Jordan Peele has become one of the largest names in pop culture. Peele’s latest entry into the film world, Us, has turned out to be just as large of a phenomenon as his first instalment Get Out. Both films have offered audiences non-franchise concepts, which was believed by the movie industry to not be impossible anymore.
This is why it was fitting to find that Peele would be tackling the reboot of The Twilight Zone, from the original black-and-white weekly anthology.
This is also why it would be fitting for Peele to cast Marika Sila, a hoop dancer, motivational speaker and budding actress originally from Tuktoyaktuk, in the North West Territories to a lead role in one of the episodes.
She received the email that she was chosen as the lead character of an episode of the rebooted series while at the gym, and it provoked an emotional response.
Its fourth episode, called “The Traveler” — starring Sila, Greg Kinnear and Steven Yeun — aired Thursday with the series beginning to air on April 1.
Sila spent her early childhood in Yellowknife and this episode was her first big debut, Sila said. She’s had a small role on the comedy series Lucifer and she was also the lead in a short film called The Last Walk filmed in Alaska, which recently earned her a nomination for best emerging actress at a film festival in San Francisco.

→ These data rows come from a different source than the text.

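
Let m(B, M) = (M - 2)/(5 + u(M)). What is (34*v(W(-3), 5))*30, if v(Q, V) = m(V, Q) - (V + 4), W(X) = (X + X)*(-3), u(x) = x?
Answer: -194820/23 ≈ -8470.4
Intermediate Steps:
W(X) = -6*X (W(X) = (2*X)*(-3) = -6*X)
m(B, M) = (-2 + M)/(5 + M) (m(B, M) = (M - 2)/(5 + M) = (-2 + M)/(5 + M))
v(Q, V) = -4 - V + (-2 + Q)/(5 + Q) (v(Q, V) = (-2 + Q)/(5 + Q) - (V + 4) = (-2 + Q)/(5 + Q) - (4 + V) = (-2 + Q)/(5 + Q) + (-4 - V) = -4 - V + (-2 + Q)/(5 + Q))
(34*v(W(-3), 5))*30 = (34*((-2 - 6*(-3) - (4 + 5)*(5 - 6*(-3)))/(5 - 6*(-3))))*30 = (34*((-2 + 18 - 1*9*(5 + 18))/(5 + 18)))*30 = (34*((-2 + 18 - 1*9*23)/23))*30 = (34*((-2 + 18 - 207)/23))*30 = (34*((1/23)*(-191)))*30 = (34*(-191/23))*30 = -6494/23*30 = -194820/23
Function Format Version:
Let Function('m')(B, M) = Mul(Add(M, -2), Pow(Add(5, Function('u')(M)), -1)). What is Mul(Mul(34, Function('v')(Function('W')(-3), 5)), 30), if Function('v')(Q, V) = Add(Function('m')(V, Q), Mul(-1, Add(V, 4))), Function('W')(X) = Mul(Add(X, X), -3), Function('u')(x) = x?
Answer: Rational(-194820, 23) ≈ -8470.4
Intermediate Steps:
Function('W')(X) = Mul(-6, X) (Function('W')(X) = Mul(Mul(2, X), -3) = Mul(-6, X))
Function('m')(B, M) = Mul(Pow(Add(5, M), -1), Add(-2, M)) (Function('m')(B, M) = Mul(Add(M, -2), Pow(Add(5, M), -1)) = Mul(Add(-2, M), Pow(Add(5, M), -1)) = Mul(Pow(Add(5, M), -1), Add(-2, M)))
Function('v')(Q, V) = Add(-4, Mul(-1, V), Mul(Pow(Add(5, Q), -1), Add(-2, Q))) (Function('v')(Q, V) = Add(Mul(Pow(Add(5, Q), -1), Add(-2, Q)), Mul(-1, Add(V, 4))) = Add(Mul(Pow(Add(5, Q), -1), Add(-2, Q)), Mul(-1, Add(4, V))) = Add(Mul(Pow(Add(5, Q), -1), Add(-2, Q)), Add(-4, Mul(-1, V))) = Add(-4, Mul(-1, V), Mul(Pow(Add(5, Q), -1), Add(-2, Q))))
Mul(Mul(34, Function('v')(Function('W')(-3), 5)), 30) = Mul(Mul(34, Mul(Pow(Add(5, Mul(-6, -3)), -1), Add(-2, Mul(-6, -3), Mul(-1, Add(4, 5), Add(5, Mul(-6, -3)))))), 30) = Mul(Mul(34, Mul(Pow(Add(5, 18), -1), Add(-2, 18, Mul(-1, 9, Add(5, 18))))), 30) = Mul(Mul(34, Mul(Pow(23, -1), Add(-2, 18, Mul(-1, 9, 23)))), 30) = Mul(Mul(34, Mul(Rational(1, 23), Add(-2, 18, -207))), 30) = Mul(Mul(34, Mul(Rational(1, 23), -191)), 30) = Mul(Mul(34, Rational(-191, 23)), 30) = Mul(Rational(-6494, 23), 30) = Rational(-194820, 23)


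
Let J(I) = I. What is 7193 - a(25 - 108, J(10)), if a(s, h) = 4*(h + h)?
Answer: 7113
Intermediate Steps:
a(s, h) = 8*h (a(s, h) = 4*(2*h) = 8*h)
7193 - a(25 - 108, J(10)) = 7193 - 8*10 = 7193 - 1*80 = 7193 - 80 = 7113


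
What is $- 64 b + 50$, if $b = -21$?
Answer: $1394$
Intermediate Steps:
$- 64 b + 50 = \left(-64\right) \left(-21\right) + 50 = 1344 + 50 = 1394$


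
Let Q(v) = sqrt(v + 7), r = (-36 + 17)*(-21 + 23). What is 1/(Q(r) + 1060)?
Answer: 1060/1123631 - I*sqrt(31)/1123631 ≈ 0.00094337 - 4.9552e-6*I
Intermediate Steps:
r = -38 (r = -19*2 = -38)
Q(v) = sqrt(7 + v)
1/(Q(r) + 1060) = 1/(sqrt(7 - 38) + 1060) = 1/(sqrt(-31) + 1060) = 1/(I*sqrt(31) + 1060) = 1/(1060 + I*sqrt(31))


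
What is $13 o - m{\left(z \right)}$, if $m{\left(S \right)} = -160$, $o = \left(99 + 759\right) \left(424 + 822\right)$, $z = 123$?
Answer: $13898044$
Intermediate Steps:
$o = 1069068$ ($o = 858 \cdot 1246 = 1069068$)
$13 o - m{\left(z \right)} = 13 \cdot 1069068 - -160 = 13897884 + 160 = 13898044$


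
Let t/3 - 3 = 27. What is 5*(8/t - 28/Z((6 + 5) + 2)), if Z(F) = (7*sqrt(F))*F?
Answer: 4/9 - 20*sqrt(13)/169 ≈ 0.017752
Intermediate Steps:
t = 90 (t = 9 + 3*27 = 9 + 81 = 90)
Z(F) = 7*F**(3/2)
5*(8/t - 28/Z((6 + 5) + 2)) = 5*(8/90 - 28*1/(7*((6 + 5) + 2)**(3/2))) = 5*(8*(1/90) - 28*1/(7*(11 + 2)**(3/2))) = 5*(4/45 - 28*sqrt(13)/1183) = 5*(4/45 - 4*sqrt(13)/169) = 4/9 - 20*sqrt(13)/169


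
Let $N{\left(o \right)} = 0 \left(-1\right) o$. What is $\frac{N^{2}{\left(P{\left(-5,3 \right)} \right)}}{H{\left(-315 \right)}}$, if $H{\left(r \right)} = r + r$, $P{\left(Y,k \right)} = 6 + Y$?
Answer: $0$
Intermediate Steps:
$N{\left(o \right)} = 0$ ($N{\left(o \right)} = 0 o = 0$)
$H{\left(r \right)} = 2 r$
$\frac{N^{2}{\left(P{\left(-5,3 \right)} \right)}}{H{\left(-315 \right)}} = \frac{0^{2}}{2 \left(-315\right)} = \frac{0}{-630} = 0 \left(- \frac{1}{630}\right) = 0$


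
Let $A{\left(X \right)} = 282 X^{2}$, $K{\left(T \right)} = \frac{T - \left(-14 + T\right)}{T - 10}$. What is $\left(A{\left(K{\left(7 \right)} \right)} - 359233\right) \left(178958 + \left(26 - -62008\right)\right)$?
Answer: $- \frac{255276800800}{3} \approx -8.5092 \cdot 10^{10}$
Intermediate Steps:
$K{\left(T \right)} = \frac{14}{-10 + T}$
$\left(A{\left(K{\left(7 \right)} \right)} - 359233\right) \left(178958 + \left(26 - -62008\right)\right) = \left(282 \left(\frac{14}{-10 + 7}\right)^{2} - 359233\right) \left(178958 + \left(26 - -62008\right)\right) = \left(282 \left(\frac{14}{-3}\right)^{2} - 359233\right) \left(178958 + \left(26 + 62008\right)\right) = \left(282 \left(14 \left(- \frac{1}{3}\right)\right)^{2} - 359233\right) \left(178958 + 62034\right) = \left(282 \left(- \frac{14}{3}\right)^{2} - 359233\right) 240992 = \left(282 \cdot \frac{196}{9} - 359233\right) 240992 = \left(\frac{18424}{3} - 359233\right) 240992 = \left(- \frac{1059275}{3}\right) 240992 = - \frac{255276800800}{3}$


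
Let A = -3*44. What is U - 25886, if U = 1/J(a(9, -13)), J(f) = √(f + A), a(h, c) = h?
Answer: -25886 - I*√123/123 ≈ -25886.0 - 0.090167*I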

The character she plays is an Inuk woman who serves as the first officer to attain the rank of sergeant in Alaska.
The original Twilight Zone, which was produced and hosted by Rod Serling, was one of the foundational blocks of televisions first Golden Era. As a weekly anthology, it used science fiction and horror devices to tell filmed allegories about life in America in the late Fifties and early Sixties.
This included extra-terrestrial invasions, post-apocalyptic wildernesses and futuristic cultures which served as metaphors for Cold War paranoia, fear of nuclear holocaust and the unrelenting conformity of society at the time.